There have been a variety of reactions to the introduction of the Ada Lovelace GPU and the Nvidia RTX 40-series. Various people responded with excitement, scepticism, and open contempt. Nvidia has gone big—big and expensive—in creating a GPU that promises to outperform the finest graphics cards. On the other side, AMD is utilising a more economical technique that might make its future RDNA cards a more desirable, more inexpensive option.
Although we are not privy to Nvidia’s Bill of Materials (BOM), the company’s reluctance to adopt “Moore’s Law 2.0” and turn to things like chiplets is partly to blame for the high pricing of Nvidia’s GPUs. When AMD transitioned to chiplets, it began to outperform Intel on CPUs, notably in terms of cost, and they are now poised to do the same for GPUs. Since analogue scales very poorly with newer process nodes, putting the analogue memory interfaces on an older process with RDNA 3 is a brilliant idea. Cache operates similarly.
We can see from the AD102 die pictures that Nvidia has so far shared that the die size is 608mm2.
At 628mm2, it is only marginally smaller than GA102, but Nvidia is now using the state-of-the-art TSMC 4N process node in place of Samsung 8N. The price of the wafers definitely increased, and over the past year, we’ve published numerous news about TSMC boosting pricing.
The AD102 die, which is seen in the image below, provides some obvious explanations of how and why Nvidia’s most recent masterpiece costs more than chips from earlier generations. The chip’s twelve Graphics Processing Clusters (GPCs), each of which has 12 Streaming Multiprocessors, are immediately identifiable from the rest of the device (SMs). Together, GPCs and SMs occupy around 45% of the entire die area.
The majority of the die’s outside border is taken up by the 12 32-bit GDDR6X memory controllers, while the bottom edge’s bottom third is occupied by the PCIe x16 connector. Give or take a little, the memory controllers and associated circuitry occupy a sizable 17% of the die area. The memory subsystem, however, is made up of more than just that because Nvidia’s L2 cache is now much bigger than it was in earlier designs.

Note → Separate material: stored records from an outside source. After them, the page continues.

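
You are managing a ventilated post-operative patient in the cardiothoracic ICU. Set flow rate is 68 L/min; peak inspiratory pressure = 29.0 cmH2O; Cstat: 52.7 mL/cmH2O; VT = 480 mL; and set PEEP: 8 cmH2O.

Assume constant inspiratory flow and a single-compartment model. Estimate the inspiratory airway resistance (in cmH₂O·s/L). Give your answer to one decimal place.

10.5

Flow: 68 L/min ÷ 60 = 1.1333 L/s.
Equation of motion (constant flow): PIP = Vt/C + R·V̇ + PEEP.
R·V̇ = PIP − Vt/C − PEEP = 29.0 − 480/52.7 − 8 = 29.0 − 9.108 − 8 = 11.892 cmH2O.
R = 11.892 / 1.1333 = 10.493 cmH2O·s/L.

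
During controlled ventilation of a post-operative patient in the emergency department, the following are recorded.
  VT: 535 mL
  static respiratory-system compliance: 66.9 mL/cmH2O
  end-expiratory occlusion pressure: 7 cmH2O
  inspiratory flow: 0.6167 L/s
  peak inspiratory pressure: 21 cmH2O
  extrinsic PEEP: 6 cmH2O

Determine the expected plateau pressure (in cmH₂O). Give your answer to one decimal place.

End-expiratory occlusion gives total PEEP = 7 cmH2O (intrinsic PEEP = 7 − 6 = 1). Use total PEEP for the elastic gradient.
Pplat = PEEPtotal + Vt / Cstat = 7 + 535 / 66.9 = 7 + 7.997 = 14.997 cmH2O.

15.0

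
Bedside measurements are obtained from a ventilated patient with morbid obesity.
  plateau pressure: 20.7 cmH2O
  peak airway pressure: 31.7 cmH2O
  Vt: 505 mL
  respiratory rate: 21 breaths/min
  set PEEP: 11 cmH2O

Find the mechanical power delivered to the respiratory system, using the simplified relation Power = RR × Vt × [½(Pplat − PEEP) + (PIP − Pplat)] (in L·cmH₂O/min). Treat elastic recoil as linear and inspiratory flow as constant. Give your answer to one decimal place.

Per-breath work = Vt × [½(Pplat−PEEP) + (PIP−Pplat)] = 0.505 × [0.5×9.7 + 11.0] = 0.505 × 15.85 = 8.004 L·cmH2O.
Power = 21 × 8.004 = 168.08 L·cmH2O/min.

168.1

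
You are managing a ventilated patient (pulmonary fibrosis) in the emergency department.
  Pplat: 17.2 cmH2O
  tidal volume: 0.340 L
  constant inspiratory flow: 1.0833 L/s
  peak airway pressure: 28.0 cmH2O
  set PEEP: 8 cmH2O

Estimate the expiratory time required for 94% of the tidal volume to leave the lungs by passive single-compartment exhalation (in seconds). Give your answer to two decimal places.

R = (PIP − Pplat)/V̇ = (28.0 − 17.2) / 1.0833 = 10.8/1.0833 = 9.97 cmH2O·s/L.
C = Vt/(Pplat − PEEP) = 340.0 / (17.2 − 8) = 340.0/9.2 = 36.957 mL/cmH2O.
τ = R × C = 9.97 × 0.03696 L/cmH2O = 0.3685 s.
t = −τ·ln(1 − 0.94) = −0.3685·ln(0.06) = 1.037 s.

1.04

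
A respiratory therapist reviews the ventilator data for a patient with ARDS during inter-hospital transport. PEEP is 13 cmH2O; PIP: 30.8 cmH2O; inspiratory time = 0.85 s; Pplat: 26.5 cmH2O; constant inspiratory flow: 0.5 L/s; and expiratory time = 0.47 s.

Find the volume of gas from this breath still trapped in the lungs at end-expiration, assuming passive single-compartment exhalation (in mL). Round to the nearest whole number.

75

Vt = flow × Ti = 0.5 L/s × 0.85 s × 1000 mL/L = 425.0 mL.
R = (PIP − Pplat)/V̇ = (30.8 − 26.5) / 0.5 = 4.3/0.5 = 8.6 cmH2O·s/L.
C = Vt/(Pplat − PEEP) = 425.0 / (26.5 − 13) = 425.0/13.5 = 31.481 mL/cmH2O.
τ = R × C = 8.6 × 0.03148 L/cmH2O = 0.2707 s.
Fraction remaining = e^(−Te/τ) = e^(−0.47/0.2707) = 0.1762.
Trapped volume = 425.0 × 0.1762 = 74.885 mL.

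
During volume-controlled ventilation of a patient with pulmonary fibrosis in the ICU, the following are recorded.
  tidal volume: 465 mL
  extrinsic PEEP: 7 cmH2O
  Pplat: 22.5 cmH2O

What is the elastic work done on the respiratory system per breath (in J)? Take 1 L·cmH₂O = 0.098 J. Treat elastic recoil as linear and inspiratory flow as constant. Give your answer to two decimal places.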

Nearly all of that will reportedly be moved off the main chiplet via AMD’s MCD (Memory Chiplet Die) strategy utilised with its Radeon RX 7000-series and RDNA 3 GPUs, and it will reportedly employ TSMC N6 instead of TSMC N5 to reduce cost while also improving yields.
Contract negotiations between TSMC and significant partners like Apple, AMD, Intel, or Nvidia are kept a secret.
There are claims that TSMC N5 (and consequently 4N, which is essentially simply “refined” N5) is at least twice as expensive as TSMC N7/N6. For reference, Nvidia can only obtain roughly 90 full dies per wafer with a 608mm2 die size for AD102, which is just about two more chips per wafer than GA102.
If TSMC 4N is more than twice as expensive per wafer as Samsung 8N, then AD102 is more than twice as expensive per chip than the RTX 3090 and GA102 from the prior generation.